Effect of Green Selenium Nanosynthesis on Staphylococcus Aureus

Abstract

Selenium nanoparticles (SeNPs) represent a promising natural compound for modern medical treatments, offering a potent new weapon against pathogenic bacteria. This study aimed to synthesize SeNPs using sodium selenite (Na₂SeO₃) as a precursor and dried Camellia sinensis (green tea) leaf extract as a reducing and stabilizing agent through an eco-friendly biosynthesis approach. The synthesis was performed via a simple, cost-effective, and environmentally friendly method.
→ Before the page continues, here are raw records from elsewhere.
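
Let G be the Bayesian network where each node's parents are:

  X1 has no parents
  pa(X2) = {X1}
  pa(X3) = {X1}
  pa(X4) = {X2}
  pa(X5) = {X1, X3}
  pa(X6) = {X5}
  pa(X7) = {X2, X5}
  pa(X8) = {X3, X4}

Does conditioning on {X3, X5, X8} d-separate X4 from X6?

Yes

6 paths connect X4 and X6; each must be blocked for d-separation to hold:
Path 1: X4 ← X2 → X7 ← X5 → X6
  X7 is a collider here and neither X7 nor any of its descendants is conditioned on, so the collider stays closed — the path is blocked at X7.
Path 2: X4 ← X2 ← X1 → X3 → X5 → X6
  X3 is a chain here and X3 is conditioned on, so the path is blocked at X3.
Path 3: X4 ← X2 ← X1 → X5 → X6
  X5 is a chain here and X5 is conditioned on, so the path is blocked at X5.
Path 4: X4 → X8 ← X3 → X5 → X6
  X3 is a fork here and X3 is conditioned on, so the path is blocked at X3.
Path 5: X4 → X8 ← X3 ← X1 → X2 → X7 ← X5 → X6
  X3 is a chain here and X3 is conditioned on, so the path is blocked at X3.
Path 6: X4 → X8 ← X3 ← X1 → X5 → X6
  X3 is a chain here and X3 is conditioned on, so the path is blocked at X3.
Every path is blocked, so X4 and X6 are d-separated given {X3, X5, X8}.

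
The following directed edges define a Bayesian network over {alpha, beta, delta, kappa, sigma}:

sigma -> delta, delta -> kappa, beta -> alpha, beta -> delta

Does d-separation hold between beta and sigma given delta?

No — beta and sigma are not d-separated given {delta}.

There is one path between beta and sigma:
  1. beta → delta ← sigma — delta:collider[open] ⇒ active
Because an active path exists, beta and sigma are not d-separated.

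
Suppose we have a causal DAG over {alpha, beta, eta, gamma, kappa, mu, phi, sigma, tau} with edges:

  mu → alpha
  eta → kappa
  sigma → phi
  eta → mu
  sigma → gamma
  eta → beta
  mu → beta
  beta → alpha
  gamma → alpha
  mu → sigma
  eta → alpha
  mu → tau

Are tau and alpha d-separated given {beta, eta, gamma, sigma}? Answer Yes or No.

No

6 paths connect tau and alpha; each must be blocked for d-separation to hold:
  1. tau ← mu → alpha — mu:fork[open] ⇒ active
  2. tau ← mu → beta → alpha — mu:fork[open]; beta:chain[blocks] ⇒ blocked
  3. tau ← mu → beta ← eta → alpha — mu:fork[open]; beta:collider[open]; eta:fork[blocks] ⇒ blocked
  4. tau ← mu ← eta → alpha — mu:chain[open]; eta:fork[blocks] ⇒ blocked
  5. tau ← mu ← eta → beta → alpha — mu:chain[open]; eta:fork[blocks]; beta:chain[blocks] ⇒ blocked
  6. tau ← mu → sigma → gamma → alpha — mu:fork[open]; sigma:chain[blocks]; gamma:chain[blocks] ⇒ blocked
At least one path is unblocked, so d-separation fails.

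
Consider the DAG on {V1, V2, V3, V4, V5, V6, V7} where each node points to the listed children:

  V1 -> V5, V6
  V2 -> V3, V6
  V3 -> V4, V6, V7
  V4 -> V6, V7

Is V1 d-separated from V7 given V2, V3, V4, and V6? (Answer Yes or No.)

Yes — V1 and V7 are d-separated given {V2, V3, V4, V6}.

There are 6 undirected paths between V1 and V7; checking each against the conditioning set {V2, V3, V4, V6}:
Path 1: V1 → V6 ← V4 → V7
  V4 is a fork here and V4 is conditioned on, so the path is blocked at V4.
Path 2: V1 → V6 ← V4 ← V3 → V7
  V4 is a chain here and V4 is conditioned on, so the path is blocked at V4.
Path 3: V1 → V6 ← V2 → V3 → V7
  V2 is a fork here and V2 is conditioned on, so the path is blocked at V2.
Path 4: V1 → V6 ← V2 → V3 → V4 → V7
  V2 is a fork here and V2 is conditioned on, so the path is blocked at V2.
Path 5: V1 → V6 ← V3 → V7
  V3 is a fork here and V3 is conditioned on, so the path is blocked at V3.
Path 6: V1 → V6 ← V3 → V4 → V7
  V3 is a fork here and V3 is conditioned on, so the path is blocked at V3.
All paths are blocked; V1 ⊥ V7 | {V2, V3, V4, V6} holds.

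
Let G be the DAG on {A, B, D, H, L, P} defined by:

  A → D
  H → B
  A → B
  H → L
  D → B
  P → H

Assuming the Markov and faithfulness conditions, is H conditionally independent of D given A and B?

No

We examine all 2 paths between H and D:
  1. H → B ← D — B:collider[open] ⇒ active
  2. H → B ← A → D — B:collider[open]; A:fork[blocks] ⇒ blocked
At least one path is unblocked, so d-separation fails.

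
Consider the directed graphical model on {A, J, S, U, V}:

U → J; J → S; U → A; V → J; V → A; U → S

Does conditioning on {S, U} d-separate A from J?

3 paths connect A and J; each must be blocked for d-separation to hold:
  1. A ← U → S ← J — U:fork[blocks]; S:collider[open] ⇒ blocked
  2. A ← U → J — U:fork[blocks] ⇒ blocked
  3. A ← V → J — V:fork[open] ⇒ active
Since the path A ← V → J is active, A and J are not d-separated given {S, U}.

No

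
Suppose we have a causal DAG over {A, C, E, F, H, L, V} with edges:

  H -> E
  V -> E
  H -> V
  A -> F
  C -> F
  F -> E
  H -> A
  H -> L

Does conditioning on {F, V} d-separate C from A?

No — C and A are not d-separated given {F, V}.

Enumerating the 3 paths from C to A and testing each for blocking by {F, V}:
Path 1: C → F ← A
  F is a collider and F is conditioned on, which opens it — no node blocks this path, so it is active.
Path 2: C → F → E ← V ← H → A
  F is a chain here and F is conditioned on, so the path is blocked at F.
Path 3: C → F → E ← H → A
  F is a chain here and F is conditioned on, so the path is blocked at F.
Since the path C → F ← A is active, C and A are not d-separated given {F, V}.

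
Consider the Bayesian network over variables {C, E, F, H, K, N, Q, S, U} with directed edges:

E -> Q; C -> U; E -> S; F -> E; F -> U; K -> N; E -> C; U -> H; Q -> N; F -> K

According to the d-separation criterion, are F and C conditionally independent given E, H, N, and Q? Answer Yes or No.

3 paths connect F and C; each must be blocked for d-separation to hold:
  1. F → K → N ← Q ← E → C — K:chain[open]; N:collider[open]; Q:chain[blocks]; E:fork[blocks] ⇒ blocked
  2. F → E → C — E:chain[blocks] ⇒ blocked
  3. F → U ← C — U:collider[open] ⇒ active
Because an active path exists, F and C are not d-separated.

No — F and C are not d-separated given {E, H, N, Q}.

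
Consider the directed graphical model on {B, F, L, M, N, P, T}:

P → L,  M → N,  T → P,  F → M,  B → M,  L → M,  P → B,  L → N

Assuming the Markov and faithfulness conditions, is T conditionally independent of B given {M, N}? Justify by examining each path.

No — T and B are not d-separated given {M, N}.

Enumerating the 3 paths from T to B and testing each for blocking by {M, N}:
Path 1: T → P → B
  P is a chain and P is not conditioned on — no node blocks this path, so it is active.
Path 2: T → P → L → M ← B
  P is a chain and P is not conditioned on; L is a chain and L is not conditioned on; M is a collider and M is conditioned on, which opens it — no node blocks this path, so it is active.
Path 3: T → P → L → N ← M ← B
  M is a chain here and M is conditioned on, so the path is blocked at M.
At least one path is unblocked, so d-separation fails.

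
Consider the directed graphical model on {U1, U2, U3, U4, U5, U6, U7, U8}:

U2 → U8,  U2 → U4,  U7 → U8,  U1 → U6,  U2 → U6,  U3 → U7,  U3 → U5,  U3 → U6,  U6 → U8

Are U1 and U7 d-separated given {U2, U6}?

Enumerating the 3 paths from U1 to U7 and testing each for blocking by {U2, U6}:
  1. U1 → U6 ← U2 → U8 ← U7 — U6:collider[open]; U2:fork[blocks]; U8:collider[blocks] ⇒ blocked
  2. U1 → U6 → U8 ← U7 — U6:chain[blocks]; U8:collider[blocks] ⇒ blocked
  3. U1 → U6 ← U3 → U7 — U6:collider[open]; U3:fork[open] ⇒ active
At least one path is unblocked, so d-separation fails.

No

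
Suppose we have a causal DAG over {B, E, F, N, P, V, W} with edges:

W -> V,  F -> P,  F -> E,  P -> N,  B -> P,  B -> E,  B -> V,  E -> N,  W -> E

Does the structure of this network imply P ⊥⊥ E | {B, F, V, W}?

Enumerating the 4 paths from P to E and testing each for blocking by {B, F, V, W}:
  1. P ← B → V ← W → E — B:fork[blocks]; V:collider[open]; W:fork[blocks] ⇒ blocked
  2. P ← B → E — B:fork[blocks] ⇒ blocked
  3. P → N ← E — N:collider[blocks] ⇒ blocked
  4. P ← F → E — F:fork[blocks] ⇒ blocked
Every path is blocked, so P and E are d-separated given {B, F, V, W}.

Yes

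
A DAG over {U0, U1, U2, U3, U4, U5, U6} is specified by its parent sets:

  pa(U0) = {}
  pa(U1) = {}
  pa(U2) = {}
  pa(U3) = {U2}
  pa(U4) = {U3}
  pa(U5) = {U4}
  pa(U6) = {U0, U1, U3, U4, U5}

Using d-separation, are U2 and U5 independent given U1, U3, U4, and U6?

We examine all 4 paths between U2 and U5:
Path 1: U2 → U3 → U6 ← U4 → U5
  U3 is a chain here and U3 is conditioned on, so the path is blocked at U3.
Path 2: U2 → U3 → U6 ← U5
  U3 is a chain here and U3 is conditioned on, so the path is blocked at U3.
Path 3: U2 → U3 → U4 → U6 ← U5
  U3 is a chain here and U3 is conditioned on, so the path is blocked at U3.
Path 4: U2 → U3 → U4 → U5
  U3 is a chain here and U3 is conditioned on, so the path is blocked at U3.
All paths are blocked; U2 ⊥ U5 | {U1, U3, U4, U6} holds.

Yes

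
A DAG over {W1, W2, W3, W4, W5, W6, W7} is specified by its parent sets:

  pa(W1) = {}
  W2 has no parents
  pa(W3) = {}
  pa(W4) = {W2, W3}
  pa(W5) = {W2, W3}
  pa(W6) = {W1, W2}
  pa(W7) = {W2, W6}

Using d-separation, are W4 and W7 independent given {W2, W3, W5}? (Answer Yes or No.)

Yes

Enumerating the 4 paths from W4 to W7 and testing each for blocking by {W2, W3, W5}:
Path 1: W4 ← W3 → W5 ← W2 → W7
  W3 is a fork here and W3 is conditioned on, so the path is blocked at W3.
Path 2: W4 ← W3 → W5 ← W2 → W6 → W7
  W3 is a fork here and W3 is conditioned on, so the path is blocked at W3.
Path 3: W4 ← W2 → W7
  W2 is a fork here and W2 is conditioned on, so the path is blocked at W2.
Path 4: W4 ← W2 → W6 → W7
  W2 is a fork here and W2 is conditioned on, so the path is blocked at W2.
Since every path is blocked, d-separation holds.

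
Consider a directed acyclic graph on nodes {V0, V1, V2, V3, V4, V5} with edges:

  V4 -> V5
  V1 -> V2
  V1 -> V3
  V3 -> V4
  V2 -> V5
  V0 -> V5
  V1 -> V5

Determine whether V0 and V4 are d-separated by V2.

3 paths connect V0 and V4; each must be blocked for d-separation to hold:
Path 1: V0 → V5 ← V4
  V5 is a collider here and neither V5 nor any of its descendants is conditioned on, so the collider stays closed — the path is blocked at V5.
Path 2: V0 → V5 ← V1 → V3 → V4
  V5 is a collider here and neither V5 nor any of its descendants is conditioned on, so the collider stays closed — the path is blocked at V5.
Path 3: V0 → V5 ← V2 ← V1 → V3 → V4
  V5 is a collider here and neither V5 nor any of its descendants is conditioned on, so the collider stays closed — the path is blocked at V5.
Every path is blocked, so V0 and V4 are d-separated given {V2}.

Yes — V0 and V4 are d-separated given {V2}.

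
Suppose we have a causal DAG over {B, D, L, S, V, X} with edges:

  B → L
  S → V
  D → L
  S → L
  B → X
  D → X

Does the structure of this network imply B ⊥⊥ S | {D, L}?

There are 2 undirected paths between B and S; checking each against the conditioning set {D, L}:
Path 1: B → X ← D → L ← S
  X is a collider here and neither X nor any of its descendants is conditioned on, so the collider stays closed — the path is blocked at X.
Path 2: B → L ← S
  L is a collider and L is conditioned on, which opens it — no node blocks this path, so it is active.
At least one path is unblocked, so d-separation fails.

No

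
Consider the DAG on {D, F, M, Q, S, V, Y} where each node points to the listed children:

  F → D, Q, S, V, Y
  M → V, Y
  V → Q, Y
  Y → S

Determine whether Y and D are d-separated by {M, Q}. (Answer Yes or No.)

There are 6 undirected paths between Y and D; checking each against the conditioning set {M, Q}:
  1. Y → S ← F → D — S:collider[blocks]; F:fork[open] ⇒ blocked
  2. Y ← V → Q ← F → D — V:fork[open]; Q:collider[open]; F:fork[open] ⇒ active
  3. Y ← V ← F → D — V:chain[open]; F:fork[open] ⇒ active
  4. Y ← M → V → Q ← F → D — M:fork[blocks]; V:chain[open]; Q:collider[open]; F:fork[open] ⇒ blocked
  5. Y ← M → V ← F → D — M:fork[blocks]; V:collider[open]; F:fork[open] ⇒ blocked
  6. Y ← F → D — F:fork[open] ⇒ active
Because an active path exists, Y and D are not d-separated.

No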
The resulting nanoparticles were characterized using UV-visible spectroscopy, field-emission scanning electron microscopy (FE-SEM), and energy-dispersive X-ray spectroscopy (EDX). FE-SEM analysis confirmed the formation of spherical SeNPs with varied shapes and an average particle size of 20.5 nm, alongside a narrow size distribution. While the antibacterial evaluation against Staphylococcus aureus showed no significant inhibitory activity against planktonic cells, the SeNPs exhibited a strong antibiofilm effect, inhibiting biofilm formation by 54.7%. These findings highlight the potential of biosynthesized SeNPs as a specific and effective anti-biofilm agent for targeting bacterial biofilms and combating antibiotic resistance.